As an alternative to the use of a blank space in the " NO-UNDO" in the above parserNodeCreate statement (to position appropriate white space before the new text), the new hidden token function parserHiddenAddToFront could have been used as follows:
  parserNodeCreate(newNode, "NOUNDO", "NO-UNDO").  /* no space */
  parserSetNodeNextSibling(likeNode, newNode). 
  parserSetNodeNextSibling(newNode, periodNode). 
  parserHiddenAddToFront(newNode, "WS", " ").

Example: Deleting Nodes

Given this statement:

    DEFINE SHARED VARIABLE sCustomer LIKE customer.name NO-UNDO.
it is simple to remove the SHARED. First, store the handle to the DEFINE node. Then, store the handle to the VARIABLE node. Lastly, use parserSetNodeFirstChild to make the VARIABLE the first child of the DEFINE. This will bring along all of the siblings of VARIABLE such as sCustomer and LIKE. This will also displace the SHARED node. If the SHARED is not reattached to the tree, (and it won't be, since we didn't save its handle) it will be omitted when the tree is written out.

Depending on the tree structure for the statement you are modifying, it may be necessary to use parserSetNodeNextSibling instead of parserSetNodeFirstChild.

Example: Moving Nodes

The program:

    def   var A as char init "A" no-undo. 
    defi  var B as char init "B" no-undo. 
    defin var C as char init "C" no-undo. 

    display A B C. 
If, for example, you want to move the third define, defin var C, to be the first of the three define statements and push the other two defines down, the order in which the steps are performed is very important. The four steps to accomplish this are:
  1. Save the handles of the nodes to be moved, the nodes being displaced, and the nodes representing the new attachment points. In this case, save handles to the defin of defin var C being moved, to the def of def var A being displaced, and to the display of display A B C. which is also going to be displaced. We will also need the handle of the defi of defi var B as we will need to attach the display after it. (In this example, we actually need handles to all of the statements).

  2. Use parserSetNodeFirstChild to move the defin (and its children and siblings) up to be the first child of the Program_root node (which is found by using parserNodeTop ). This will bring along the sibling node display and its children, and will detach/displace the def node (the former first child of the Program_root), def's children, its sibling defi and defi's children. At this point, the tree looks like:
       Program_root
    
    defin var C...
    display...
    Program_tail
    and def and its sibling defi are loose nodes.

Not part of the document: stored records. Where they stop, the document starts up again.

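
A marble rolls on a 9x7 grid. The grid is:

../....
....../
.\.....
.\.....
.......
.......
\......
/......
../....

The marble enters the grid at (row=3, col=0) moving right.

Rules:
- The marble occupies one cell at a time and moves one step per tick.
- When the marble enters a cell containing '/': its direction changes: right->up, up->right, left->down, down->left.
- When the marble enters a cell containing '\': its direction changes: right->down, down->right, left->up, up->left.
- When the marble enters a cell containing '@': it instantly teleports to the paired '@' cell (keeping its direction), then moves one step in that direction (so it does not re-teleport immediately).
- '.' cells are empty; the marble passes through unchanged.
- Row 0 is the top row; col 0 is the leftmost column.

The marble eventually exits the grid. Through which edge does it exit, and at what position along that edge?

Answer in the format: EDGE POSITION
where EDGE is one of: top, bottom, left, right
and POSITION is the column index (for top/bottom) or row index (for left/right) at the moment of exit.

Answer: bottom 1

Derivation:
Step 1: enter (3,0), '.' pass, move right to (3,1)
Step 2: enter (3,1), '\' deflects right->down, move down to (4,1)
Step 3: enter (4,1), '.' pass, move down to (5,1)
Step 4: enter (5,1), '.' pass, move down to (6,1)
Step 5: enter (6,1), '.' pass, move down to (7,1)
Step 6: enter (7,1), '.' pass, move down to (8,1)
Step 7: enter (8,1), '.' pass, move down to (9,1)
Step 8: at (9,1) — EXIT via bottom edge, pos 1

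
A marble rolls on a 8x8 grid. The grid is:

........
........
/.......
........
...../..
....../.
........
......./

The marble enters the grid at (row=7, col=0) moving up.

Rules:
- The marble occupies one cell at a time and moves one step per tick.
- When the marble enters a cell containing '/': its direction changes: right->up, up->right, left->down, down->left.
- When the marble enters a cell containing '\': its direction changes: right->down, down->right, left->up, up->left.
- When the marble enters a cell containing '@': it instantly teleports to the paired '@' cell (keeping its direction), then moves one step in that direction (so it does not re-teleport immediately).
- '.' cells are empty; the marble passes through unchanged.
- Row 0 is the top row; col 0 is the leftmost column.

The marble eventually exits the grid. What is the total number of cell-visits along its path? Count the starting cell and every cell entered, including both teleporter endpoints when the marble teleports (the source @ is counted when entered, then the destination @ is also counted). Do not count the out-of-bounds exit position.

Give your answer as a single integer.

Answer: 13

Derivation:
Step 1: enter (7,0), '.' pass, move up to (6,0)
Step 2: enter (6,0), '.' pass, move up to (5,0)
Step 3: enter (5,0), '.' pass, move up to (4,0)
Step 4: enter (4,0), '.' pass, move up to (3,0)
Step 5: enter (3,0), '.' pass, move up to (2,0)
Step 6: enter (2,0), '/' deflects up->right, move right to (2,1)
Step 7: enter (2,1), '.' pass, move right to (2,2)
Step 8: enter (2,2), '.' pass, move right to (2,3)
Step 9: enter (2,3), '.' pass, move right to (2,4)
Step 10: enter (2,4), '.' pass, move right to (2,5)
Step 11: enter (2,5), '.' pass, move right to (2,6)
Step 12: enter (2,6), '.' pass, move right to (2,7)
Step 13: enter (2,7), '.' pass, move right to (2,8)
Step 14: at (2,8) — EXIT via right edge, pos 2
Path length (cell visits): 13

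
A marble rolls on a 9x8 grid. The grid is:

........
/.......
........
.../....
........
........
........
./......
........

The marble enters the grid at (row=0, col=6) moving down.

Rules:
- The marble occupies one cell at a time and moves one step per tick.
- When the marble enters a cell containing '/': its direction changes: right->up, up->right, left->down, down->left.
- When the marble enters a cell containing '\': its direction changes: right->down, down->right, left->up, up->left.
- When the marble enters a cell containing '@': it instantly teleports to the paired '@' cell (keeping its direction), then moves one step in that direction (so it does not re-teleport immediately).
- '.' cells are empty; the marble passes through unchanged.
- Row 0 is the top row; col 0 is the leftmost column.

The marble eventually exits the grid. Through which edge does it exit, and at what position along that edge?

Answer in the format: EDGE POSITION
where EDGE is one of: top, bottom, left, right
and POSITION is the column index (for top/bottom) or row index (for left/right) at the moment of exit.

Answer: bottom 6

Derivation:
Step 1: enter (0,6), '.' pass, move down to (1,6)
Step 2: enter (1,6), '.' pass, move down to (2,6)
Step 3: enter (2,6), '.' pass, move down to (3,6)
Step 4: enter (3,6), '.' pass, move down to (4,6)
Step 5: enter (4,6), '.' pass, move down to (5,6)
Step 6: enter (5,6), '.' pass, move down to (6,6)
Step 7: enter (6,6), '.' pass, move down to (7,6)
Step 8: enter (7,6), '.' pass, move down to (8,6)
Step 9: enter (8,6), '.' pass, move down to (9,6)
Step 10: at (9,6) — EXIT via bottom edge, pos 6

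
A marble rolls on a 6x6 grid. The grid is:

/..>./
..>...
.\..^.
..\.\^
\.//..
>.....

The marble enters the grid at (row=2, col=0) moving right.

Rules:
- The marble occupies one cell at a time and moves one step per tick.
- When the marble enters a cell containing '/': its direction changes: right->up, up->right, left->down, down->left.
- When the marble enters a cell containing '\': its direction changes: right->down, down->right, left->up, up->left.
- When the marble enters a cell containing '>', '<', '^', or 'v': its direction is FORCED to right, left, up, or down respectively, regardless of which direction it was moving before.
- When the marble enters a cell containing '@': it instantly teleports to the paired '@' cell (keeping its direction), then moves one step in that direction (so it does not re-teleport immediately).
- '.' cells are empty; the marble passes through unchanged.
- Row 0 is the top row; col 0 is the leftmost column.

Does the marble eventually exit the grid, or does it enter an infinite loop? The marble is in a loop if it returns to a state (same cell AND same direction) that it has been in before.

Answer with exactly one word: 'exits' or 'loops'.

Answer: exits

Derivation:
Step 1: enter (2,0), '.' pass, move right to (2,1)
Step 2: enter (2,1), '\' deflects right->down, move down to (3,1)
Step 3: enter (3,1), '.' pass, move down to (4,1)
Step 4: enter (4,1), '.' pass, move down to (5,1)
Step 5: enter (5,1), '.' pass, move down to (6,1)
Step 6: at (6,1) — EXIT via bottom edge, pos 1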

  3. Next, use parserSetNodeNextSibling to move the def node to be the next sibling of the defin node, which reattaches the def node back into the tree. This will bring along its children, sibling node defi and defi's children, and will detach the display node and its children. At this point, the tree looks like:
       Program_root
    
    defin var C...
    def var A...
    defi var B...
    Program_tail
    and display is a loose node.

  4. Lastly, use parserSetNodeNextSibling to move the display node to be the next sibling of the defi node, which reattaches the display node back into the tree. This will bring along display's children.
    At this point, the tree looks like:
       Program_root
    
    defin var C...
    def var A...
    defi var B...
    display...
    Program_tail
    and there are no more loose nodes, so we're finished.
When written out, the revised program looks like:
    defin var C as char init "C" no-undo. 
    def   var A as char init "A" no-undo. 
    defi  var B as char init "B" no-undo. 

    display A B C. 
The above may sound complicated, but after the nodes are saved, steps 2-4 just look like this:
    parserSetNodeFirstChild(topNode,oldChild3).     /* defin C becomes first define */
    parserSetNodeNextSibling(oldChild3,oldChild1).  /* def A becomes second define  */
    parserSetNodeNextSibling(oldChild2,oldChild4).  /* display follows defi B       */